If any of these factors is absent, ice dams cannot form. Above freezing air does not promote ice dams, nor does granulated spring snow on a roof, which has poor insulating capabilities, nor does a roof that doesn't warm to above freezing at its surface. Ice dams may occur when the under-roof temperature is above 30 F and the outdoor air temperature is below 22 F.

==Mitigation==
Ice dams on sloped roofs can be mitigated in several ways:
- Assuring sufficient insulation in the roof to prevent freezing at the roof surface under a deep snow pack.
- Providing ventilation under the roofing material that carries escaping building heat elsewhere and assures a cold roof surface.
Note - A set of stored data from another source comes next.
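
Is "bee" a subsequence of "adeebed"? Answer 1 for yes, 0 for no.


Check if "bee" is a subsequence of "adeebed"
Greedy scan:
  Position 0 ('a'): no match needed
  Position 1 ('d'): no match needed
  Position 2 ('e'): no match needed
  Position 3 ('e'): no match needed
  Position 4 ('b'): matches sub[0] = 'b'
  Position 5 ('e'): matches sub[1] = 'e'
  Position 6 ('d'): no match needed
Only matched 2/3 characters => not a subsequence

0


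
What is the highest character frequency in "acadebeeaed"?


Input: acadebeeaed
Character counts:
  'a': 3
  'b': 1
  'c': 1
  'd': 2
  'e': 4
Maximum frequency: 4

4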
Attic/roof temperatures can be controlled by installing sufficient insulation and providing natural or mechanical ventilation to produce a "cold roof" to keep the roof temperature below 30 F.
- Providing heat tape or cables that create channels for meltwater to escape through any ice dam at the eaves. Heat tapes incur energy expense, may cause long-term damage to asphalt shingles, and may present a risk of fire. Some insurance companies do not allow the use of heat tapes due to the fire danger. Ice dams can also form just above the heat tape.
- Constructing a roof with a slippery surface that is steep enough for snow to slide off, before it can melt. An ice belt—a band of metal roofing—installed at the eaves helps prevent the formation of ices dams by placing a low-friction surface where ice dams are likely to form. If an ice dam does form, the ice belt may reduce the penetration of standing water. Metal roofs with adequate roof pitch and minimal valleys are effective at shedding snow.

==Removal==
When an ice dam occurs there are some maintenance options to remove it:
- Removal of snow from a roof with a special tool called a roof rake. To be successful, the entire roof must be shoveled. Shoveling part way up a roof will cause an ice dam to form at the location where the snow was left, because the meltwater will freeze when it hits the freezing air.
- Removal of ice buildup on a roof can be completed by trained professionals that use special steam equipment to ensure quick and safe removal without causing damage to the roof. Mechanical removal with a hammer, chisel or other tools is likely to damage the integrity of the roof.
- Ice melt socks: A manufactured, permeable material (the sock) filled with ice melt placed on the ice dam will lower the freezing point of the ice, thus causing it to melt.

==Leak prevention==
Assuring integrity of the roof's waterproofing prevents leaks and consequent damage.
- A roofing membrane, required by building codes in the United States, installed under the roofing material helps prevent leakage from ice damming, but has no effect on the formation of ice dams.